Since then, information on the 3G iPhone began rolling in. In September, Apple inked a deal with InterDigital, a relatively big name when it comes to licensing 3G technologies. In November 2007, a contact at O2 (the exclusive iPhone carrier in the UK) told Ars that Apple had told the company to expect a 3G iPhone "very late next year." Later that same month, AT&T CEO Randall Stephenson reinforced that anonymous comment with a more official one, saying that the 3G iPhone would come "next year."
And that's almost all that we know for sure. But before we get into the list of rumors and speculation, one more mention of 3G popped up this week when Apple released beta 3 of its iPhone SDK. Hackers found that the new firmware contains references to an updated chipset—namely, the SGOLD3H from Infineon. This chip adds support for 3G networking, including WCDMA, the 3G flavor used in Japan and Korea.

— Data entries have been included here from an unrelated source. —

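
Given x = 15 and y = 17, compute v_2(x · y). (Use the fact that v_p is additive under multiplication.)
v_2(255) = 0

v_p(x) = 0 (factor: 15 = 2^0 · 15); v_p(y) = 0 (factor: 17 = 2^0 · 17). Additivity: v_p(xy) = v_p(x) + v_p(y) = 0 + 0 = 0. (Direct check: xy = 255 = 2^0 · (255).)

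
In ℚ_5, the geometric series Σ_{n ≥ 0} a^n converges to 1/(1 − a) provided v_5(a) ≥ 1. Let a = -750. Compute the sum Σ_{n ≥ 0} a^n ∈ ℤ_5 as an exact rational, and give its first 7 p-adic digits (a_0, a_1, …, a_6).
Σ a^n = 1/(1 − a) = 1/751;  first 7 digits = (1, 0, 0, 4, 3, 4, 0)

v_5(a) = 3 ≥ 1, so the series converges in ℤ_5 to 1/(1 − a) = 1/(1 − (-750)) = 1/751. Expand this rational in ℤ_5: compute digits iteratively via d_i = x_i mod 5, x_{i+1} = (x_i − d_i)/5. The first 7 digits are (1, 0, 0, 4, 3, 4, 0).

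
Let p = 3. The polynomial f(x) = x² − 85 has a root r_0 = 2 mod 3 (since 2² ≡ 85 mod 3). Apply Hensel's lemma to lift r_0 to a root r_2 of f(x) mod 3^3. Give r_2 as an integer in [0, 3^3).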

That gray area in the middle
"Experts" began weighing in on their own 3G speculations late last year, with CNBC's Jim Goldman declaring last December that he expected May or June for a 3G iPhone launch. Others, like Citigroup's Richard Gardner and Bank of America's Scott Craig, have agreed on that time frame, with Craig going so far as to say he expects 3 million units to be available in May and another 8 million by the third quarter of the year. Even the Wall Street Journal's Walt Mossberg made an observation last week that the iPhone would go 3G "within 60 days," but he later clarified to Silicon Alley Insider that his statement was merely speculation and that he doesn't know any more than the rest of us.
While we have been skeptical in the past of a 3G iPhone release so early in the year, a June release would not be entirely unheard of—especially considering that Apple's WWDC 2008 will take place during the second week of the month.

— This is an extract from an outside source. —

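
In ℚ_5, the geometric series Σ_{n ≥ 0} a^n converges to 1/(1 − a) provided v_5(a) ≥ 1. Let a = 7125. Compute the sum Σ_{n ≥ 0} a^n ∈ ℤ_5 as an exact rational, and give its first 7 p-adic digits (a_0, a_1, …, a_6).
Σ a^n = 1/(1 − a) = -1/7124;  first 7 digits = (1, 0, 0, 2, 1, 2, 4)

v_5(a) = 3 ≥ 1, so the series converges in ℤ_5 to 1/(1 − a) = 1/(1 − 7125) = -1/7124. Expand this rational in ℤ_5: compute digits iteratively via d_i = x_i mod 5, x_{i+1} = (x_i − d_i)/5. The first 7 digits are (1, 0, 0, 2, 1, 2, 4).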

But what about all the other little details? There are rumors to fill those gaps too. Apple resellers in Australia have allegedly gotten word that they will be able to sell 3G iPhones by the end of June, and with no carrier lock-in. (All but one of Australia's cell networks use 3G.) The Australian rumor, plus an expected Asian iPhone launch sometime this year (where 3G is also predominant) make the June release somewhat plausible.
The most recent rumors on the topic of the 3G iPhone come by way of "industry sources," who told TG Daily that the 3G iPhone will definitely launch this June at WWDC with some (but not many) changes from the original iPhone. These sources say that there will be at least two models—8GB and 16GB like the current EDGE-compatible iPhones. They will be priced the same as well, at $399 and $499, with the possibility of a 32GB $599 model. The OS will remain the same, although the casing will allegedly be about 2.5mm thinner than the current iPhone.
What we don't know
What we don't know about the 3G iPhone encompasses a lot, because there are still some details that not even the most prominent rumors have touched on. For example, the latest 3G rumors make no mention of whether the EDGE iPhone's price will drop upon introduction of the 3G models. If they both operate on the same network and the 3G models will be the same price as the EDGE models currently are, then it would only make sense. Perhaps it will be at WWDC when we will finally see the long-rumored $100 price drop on EDGE-compatible iPhones.
We also merely assume (but do not know) that the 3G iPhone will necessarily be locked into AT&T like the EDGE iPhone is currently. Apple may be on a five-year contract with AT&T, but the terms of that contract are secret, so we do not know whether it addresses specific devices or anything Apple develops with the moniker "iPhone" through 2012.
One thing we are sure of is that the buzz shows no signs of slowing down between now and the 3G iPhone's launch, so be prepared to be bombarded with news for the next couple of months. At least.